I smiled. “Actually, I was universally well-liked and good at everything I tried.”
“Why is that not surprising,” he grumbled, making me giggle.
“Don’t be jealous. My life is a fucking mess now, so some might say I peaked early.”
“And they would be wrong.”
“Of course you’d say that.”
“And I would be right, the fuck?”
“You’re great for my ego, you know that?” I told him, looking out the window as the car pulled onto a quieter stretch of road, the last little bit of the journey before I was home.
“I do my best in these challenging circumstances.”
“Challenging circumstances?”
“You being mean, screening my calls?—”
“It’s not like that!”
“It is though,” he insisted, clear amusement in his tone. “And that’s okay. I support it. You’re making sure I don’t get the wrong idea about what we’re doing, which makes it easy for me to not give you the wrong idea about what we’re doing.”
“Okay. You clocked me,” I admitted, nodding. “So what are we doing?”
“Enjoying each other’s company,” he came back, without even thinking about it.

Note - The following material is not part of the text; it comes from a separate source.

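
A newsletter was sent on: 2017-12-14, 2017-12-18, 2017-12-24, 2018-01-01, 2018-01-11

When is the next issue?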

Easily. “You’re on your free agent shit, as you should be, and I’m doing what I always do, vibing. No pressure. Well… light pressure,” he laughed. “And if you’re off that, that’s cool too, I’ll respect it.”
“I’m not,” I replied, probably too quickly. “When we talk, it is… often the most enjoyable part of my day,” I admitted, then immediately wished I could take back that level of vulnerability.
But it was out there now.
“That bothers you?” he asked, perceptive as always, and I sighed.